I forgot about the heat-riser component. That's the thing that was supposed to FORCE the exhaust gas through the intake manifold, whether it be 6 or V8. When it opens the exhaust took the path of least resistance. These manifold ports always plugged up. It was pretty benign when it was off - same as the air cleaner snorkel heat riser. The hot water approach - not so benign. Unless you can switch it off.
So, yeah, what to do....
Move to Florida or Hawaii.
The only reason I had a clearance issue was because of the underhood mercury switch light that is mounted right where the "X" bracing intersects. Before I shaved anything, the light just barely rubbed a little paint off the edge of itself and I could see a mark on top of the air cleaner. I think it was 3 or 4 inches from the center.
If it was 1/8" lower I probably would have never noticed. Also, my spacer is no where near 1" thick. Probably more like 3/8". I've never noticed any icing problems. I've always read people commenting that the heater spacer was mostly for parts of the country where the winters are much, much colder than we have around here.
Nothing really new to post here other than to say I did finally get the Weber on and everything has been running pretty well with it. Here's a link to the thread about that for "future reference."
http://www.rainierfalcons.com/forums...ead.php?t=1826
Have no real plans for it now other than to drive it for a while. Thus, this sort of officially closes this crazy thing I did until what time the V8 goes in. I will say... it's a fun car to drive - even with a L6.
As a few of you know by now I am moving into phase 2 of my Flarechero project. When I built this car it was always my plan to do a V8 with the 65 289 I bought about 6 years ago off of Craigslist for $500. Well, that time has arrived. I finally pulled the pieces out from under the bench a few weeks ago and started cleaning them all up.
What I got for $500 was a block (bore/honed/new cam bearings), Crank ground .010/.010, new TRW pistons (.060), Rings (installed and one broken) 2 cams (1 too radical and 1 just right - Edelbrock 2122), Lifters, Crane roller rocker set (missing one ball seat and nut) 2 sets of roller cam/chain set, 1969 302 heads with 1.99/1.60 valves, hardened seats, very nice rebuilds, New-in-box 'Performer' intake, oil pump, gaskets (missing a head gasket), new flex plate with ring gear... and an FMX tranny (/boat anchor).

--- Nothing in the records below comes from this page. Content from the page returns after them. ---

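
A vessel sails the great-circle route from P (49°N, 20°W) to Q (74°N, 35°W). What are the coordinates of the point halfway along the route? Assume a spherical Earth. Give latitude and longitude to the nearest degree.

Write both endpoints as unit vectors p₁, p₂ with components (cos φ cos λ, cos φ sin λ, sin φ).
The central angle between the endpoints is δ = arccos(p₁·p₂) ≈ 0.451 rad (25.8°).
Interpolate at f = 1/2 with slerp weights a = sin((1−f)δ)/sin δ ≈ 0.513, b = sin(fδ)/sin δ ≈ 0.513.
p = a·p₁ + b·p₂ ≈ (0.432, -0.196, 0.880); φ = arcsin(p_z) ≈ 61.67°, λ = atan2(p_y, p_x) ≈ -24.42°.

≈ (62°N, 24°W)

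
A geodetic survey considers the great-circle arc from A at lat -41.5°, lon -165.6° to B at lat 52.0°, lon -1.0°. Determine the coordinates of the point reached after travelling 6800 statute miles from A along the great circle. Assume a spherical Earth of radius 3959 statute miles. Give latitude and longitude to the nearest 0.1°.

≈ lat 41.8°, lon -107.6°

Convert each endpoint to a unit vector on the sphere (x = cos φ cos λ, y = cos φ sin λ, z = sin φ).
The central angle between the endpoints is δ = arccos(p₁·p₂) ≈ 2.883 rad (165.2°). The total great-circle distance is δ·R ≈ 2.883 × 3959 ≈ 11413 mi, so the target fraction is f = 6800/11413 ≈ 0.596.
Interpolate at f ≈ 0.596 with slerp weights a = sin((1−f)δ)/sin δ ≈ 3.591, b = sin(fδ)/sin δ ≈ 3.866.
p = a·p₁ + b·p₂ ≈ (-0.225, -0.710, 0.667); φ = arcsin(p_z) ≈ 41.83°, λ = atan2(p_y, p_x) ≈ -107.59°.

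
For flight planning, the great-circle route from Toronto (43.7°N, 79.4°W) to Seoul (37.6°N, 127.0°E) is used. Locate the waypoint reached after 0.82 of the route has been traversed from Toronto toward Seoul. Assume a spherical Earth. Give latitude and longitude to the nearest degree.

≈ (54°N, 136°E)

From cos δ = sin φ₁ sin φ₂ + cos φ₁ cos φ₂ cos Δλ, the central angle is δ ≈ 1.662 rad (95.3°).
Interpolate at f = 0.82 with slerp weights a = sin((1−f)δ)/sin δ ≈ 0.296, b = sin(fδ)/sin δ ≈ 0.983.
p = a·p₁ + b·p₂ ≈ (-0.429, 0.411, 0.804); φ = arcsin(p_z) ≈ 53.52°, λ = atan2(p_y, p_x) ≈ 136.21°.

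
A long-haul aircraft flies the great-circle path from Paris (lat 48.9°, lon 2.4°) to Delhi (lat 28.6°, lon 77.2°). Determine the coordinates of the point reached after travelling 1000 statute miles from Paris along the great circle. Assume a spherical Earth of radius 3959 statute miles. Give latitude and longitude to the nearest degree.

Write both endpoints as unit vectors p₁, p₂ with components (cos φ cos λ, cos φ sin λ, sin φ).
The central angle between the endpoints is δ = arccos(p₁·p₂) ≈ 1.033 rad (59.2°). The total great-circle distance is δ·R ≈ 1.033 × 3959 ≈ 4091 mi, so the target fraction is f = 1000/4091 ≈ 0.244.
Interpolate at f ≈ 0.244 with slerp weights a = sin((1−f)δ)/sin δ ≈ 0.819, b = sin(fδ)/sin δ ≈ 0.291.
p = a·p₁ + b·p₂ ≈ (0.595, 0.272, 0.757); φ = arcsin(p_z) ≈ 49.17°, λ = atan2(p_y, p_x) ≈ 24.55°.

≈ lat 49°, lon 25°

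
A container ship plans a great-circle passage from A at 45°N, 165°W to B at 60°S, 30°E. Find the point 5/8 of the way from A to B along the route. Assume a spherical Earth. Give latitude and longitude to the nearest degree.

≈ 50°S, 154°E

Write both endpoints as unit vectors p₁, p₂ with components (cos φ cos λ, cos φ sin λ, sin φ).
The central angle between the endpoints is δ = arccos(p₁·p₂) ≈ 2.837 rad (162.5°).
Interpolate at f = 5/8 with slerp weights a = sin((1−f)δ)/sin δ ≈ 2.912, b = sin(fδ)/sin δ ≈ 3.263.
p = a·p₁ + b·p₂ ≈ (-0.576, 0.283, -0.767); φ = arcsin(p_z) ≈ -50.09°, λ = atan2(p_y, p_x) ≈ 153.84°.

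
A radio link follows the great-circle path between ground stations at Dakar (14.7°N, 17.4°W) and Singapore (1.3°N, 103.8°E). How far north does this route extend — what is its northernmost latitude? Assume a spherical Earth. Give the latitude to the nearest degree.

The great circle lies in the plane with unit normal n̂ = (p₁ × p₂)/|p₁ × p₂|.
Here n̂_z ≈ +0.952; the vertex latitude is φ_max = arccos|n̂_z| ≈ 17.8°.
Check via Clairaut: cos φ_max = |cos φ₁| · sin C = cos(14.7°)·sin(79.8°) ≈ 0.952, again giving ≈ 17.8°.

≈ 18°N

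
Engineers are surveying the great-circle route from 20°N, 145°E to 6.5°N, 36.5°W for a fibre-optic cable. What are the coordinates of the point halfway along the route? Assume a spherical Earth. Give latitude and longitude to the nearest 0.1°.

From cos δ = sin φ₁ sin φ₂ + cos φ₁ cos φ₂ cos Δλ, the central angle is δ ≈ 2.678 rad (153.5°).
Interpolate at f = 1/2 with slerp weights a = sin((1−f)δ)/sin δ ≈ 2.178, b = sin(fδ)/sin δ ≈ 2.178.
p = a·p₁ + b·p₂ ≈ (0.063, -0.113, 0.992); φ = arcsin(p_z) ≈ 82.55°, λ = atan2(p_y, p_x) ≈ -60.91°.

≈ 82.6°N, 60.9°W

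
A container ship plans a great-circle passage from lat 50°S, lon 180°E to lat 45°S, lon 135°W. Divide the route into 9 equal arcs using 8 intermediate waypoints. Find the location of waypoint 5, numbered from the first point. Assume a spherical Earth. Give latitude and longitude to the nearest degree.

≈ lat 49°S, lon 154°W

Convert each endpoint to a unit vector on the sphere (x = cos φ cos λ, y = cos φ sin λ, z = sin φ).
The central angle between the endpoints is δ = arccos(p₁·p₂) ≈ 0.529 rad (30.3°).
Interpolate at f = 5/9 with slerp weights a = sin((1−f)δ)/sin δ ≈ 0.462, b = sin(fδ)/sin δ ≈ 0.574.
p = a·p₁ + b·p₂ ≈ (-0.584, -0.287, -0.760); φ = arcsin(p_z) ≈ -49.42°, λ = atan2(p_y, p_x) ≈ -153.82°.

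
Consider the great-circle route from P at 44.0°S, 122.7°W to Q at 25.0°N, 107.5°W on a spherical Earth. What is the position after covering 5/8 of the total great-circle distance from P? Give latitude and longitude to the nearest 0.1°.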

Had to get a lot of new things and stuff to replace what was missing. But new radiator, starter, water pump, dipstick, oil pan, valve covers, a roller rocker ball, rings, gaskets, etc, Dougs headers. Lots of little things.
After [a lot] of cleaning, it turns out, I am finally in the assembly process. The block had to have all the freeze and core plugs pulled, drilled out and tapped the drain 1/4 NPT plugs, which were frozen in place. Quite the pain. Cleaned and rehoned to clean up some surface rust that developed. It was scrubbed and readied. Polished the crank - again had surface corrosion, but nothing deep. Heads were wrapped, so they are pristine. Pistons were gunked up but had been coated with something. They cleaned up like new.
So as of today I have the crank and cam in and the timing chain and pistons installed. Next will be the pump and heads.
The plan is to do the swap over the weeks of October 17 to November 4 while my GF is out of town. :D
For anyone who's interested, the engine in the Flarechero is coming out and will go into my wagon, since it is 66 dual bell-housing style - as well as all the weber carb bits. Should wake up the wagon. Then I have offered the 65 200 from the wagon to Gina for a negligible amount, if she wants it, to give the Comet I sold her a little more pep. If she doesn't, it will be made available. The wagon motor runs like new, but like the potential to someday go away from the Dagenham. I may take the opportunity to do hardened seats and swap heads (I have a head I can send off now, if I wanted to).